Slashdot Mirror


First Whole Cancer Genome Sequenced

dooling writes "A paper detailing the sequencing of the first human cancer genome will be published in the 6 November 2008 issue of Nature. This is not only the first cancer genome published, it is the first female genome as well. You can read the paper's abstract, DNA sequencing of a cytogenetically normal acute myeloid leukaemia genome, or the story in Science News. This issue of Nature also has articles on the sequencing of the first African and Asian genomes. The sequencing in all three articles was done using the Illumina Genome Analyzer, one of the massively parallel, next-generation genome sequencing platforms."

1 of 115 comments (clear)

  1. Re:Population and cancer by MadAhab · · Score: 5, Insightful

    But at most linearly, and not much - because of increase survival times, as opposed to the geometric effect of birth rates.
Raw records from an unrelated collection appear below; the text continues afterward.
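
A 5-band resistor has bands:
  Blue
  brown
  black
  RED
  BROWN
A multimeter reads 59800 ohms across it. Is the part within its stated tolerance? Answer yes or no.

no

Blue → 6 (first significant figure)
Brown → 1 (second significant figure)
Black → 0 (third significant figure)
Red → ×10^2 multiplier
Brown → ±1% tolerance
610 × 100 = 61000 Ω
Allowed range: 60390 Ω to 61610 Ω.
59800 ohms lies outside that range.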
    On that note, countries with long lives tend to need to support a fair amount of old people, which makes kids expensive, and keeps birth rates down.

    Countries where birth rates are high and where life spans are short have a strong correlation. And they keep growing.

    Compare, say, any European country or Japan or coastal US vs any sub-Saharan African country.

    And as someone with a spouse with cancer, I have to say go fuck yourself.

    --
    Expanding a vast wasteland since 1996.